Last week, The principal at Wilson Elementary asked 5-year-old Cooper Barton to turn his University of Michigan t-shirt inside-out.
The boy's mother says her son was told he was only allowed to wear an O.U. or O.S.U. shirt to Kindergarten class.
In fact, the dress code for Oklahoma City Public Schools states that only Oklahoma college apparel is allowed. Clothes from all other schools are against current policy.
Barton's mother was incensed, stating, "They should really worry about academics. It wasn't offensive. He's five."
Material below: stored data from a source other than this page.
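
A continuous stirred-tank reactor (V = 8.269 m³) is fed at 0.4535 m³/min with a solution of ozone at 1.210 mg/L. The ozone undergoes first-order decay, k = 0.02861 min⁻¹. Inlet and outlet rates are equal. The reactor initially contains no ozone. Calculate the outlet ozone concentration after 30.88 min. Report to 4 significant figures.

Accumulation = in − out − consumed: V dC/dt = Q C_in − Q C − k V C.
This is linear with rate a = Q/V + k = 0.0834534 min⁻¹.
C_ss = Q C_in/(Q + kV) = 0.795180 mg/L; C(t) = C_ss + (C₀ − C_ss) e^(−a t).
C(30.88) = 0.795180 + (-0.795180)·e^(−0.0834534·30.88) = 0.795180 + (-0.795180)·0.0759986 = 0.734748 mg/L.

0.7347 mg/L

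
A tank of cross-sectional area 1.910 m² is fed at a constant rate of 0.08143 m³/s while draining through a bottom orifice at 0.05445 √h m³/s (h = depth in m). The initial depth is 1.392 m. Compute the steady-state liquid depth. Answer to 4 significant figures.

2.237 m

Level balance: A dh/dt = 0.08143 − 0.05445 √h. Setting dh/dt = 0:
Q_in = 0.05445 √h_ss ⇒ √h_ss = 0.08143/0.05445 = 1.49550.
h_ss = 1.49550² = 2.23652 m. (Since h₀ = 1.392 m < h_ss, the level will rise toward this value.)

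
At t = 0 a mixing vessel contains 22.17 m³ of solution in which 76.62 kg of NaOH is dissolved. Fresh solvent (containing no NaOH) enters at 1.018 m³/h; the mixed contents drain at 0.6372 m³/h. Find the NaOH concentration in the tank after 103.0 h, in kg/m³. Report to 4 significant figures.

Let m(t) be the amount of NaOH. Volume: V(t) = V₀ + (Q_in − Q_out) t = 22.17 + 0.380800 t; V(103.0) = 61.3924 m³.
No NaOH enters, so dm/dt = −Q_out · (m/V).
dm/m = −Q_out dt/(V₀ + 0.380800 t); integrating gives ln(m/m₀) = −(Q_out/(Q_in−Q_out)) ln(V/V₀).
m = m₀ (V₀/V)^(Q_out/(Q_in−Q_out)) = 76.62 × (22.17/61.3924)^(1.67332) = 13.9364 kg.
C = m/V = 13.9364/61.3924 = 0.227006 kg/m³.

0.2270 kg/m³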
The rule also states kids are not allowed to wear professional teams' uniforms either, so the Oklahoma City Thunder are a no-go.
Which brings me to the rule itself. What's the point of just allowing Oklahoma colleges and nothing else? Any problems that can arise from wearing team brands can certainly take place with Sooners or Cowboys apparel, especially when you single out a 5-year-old to change his clothes.
All that said, changes may be in the future for this school. Oklahoma Public School Spokeswoman Tierney Tinnin stated, "When I talked with the Superintendent he absolutely had concerns about it and thinks it might be outdated."
Maybe it's just me, but the easiest thing would be to outlaw any sports apparel altogether. That's just logic working, so I apologize.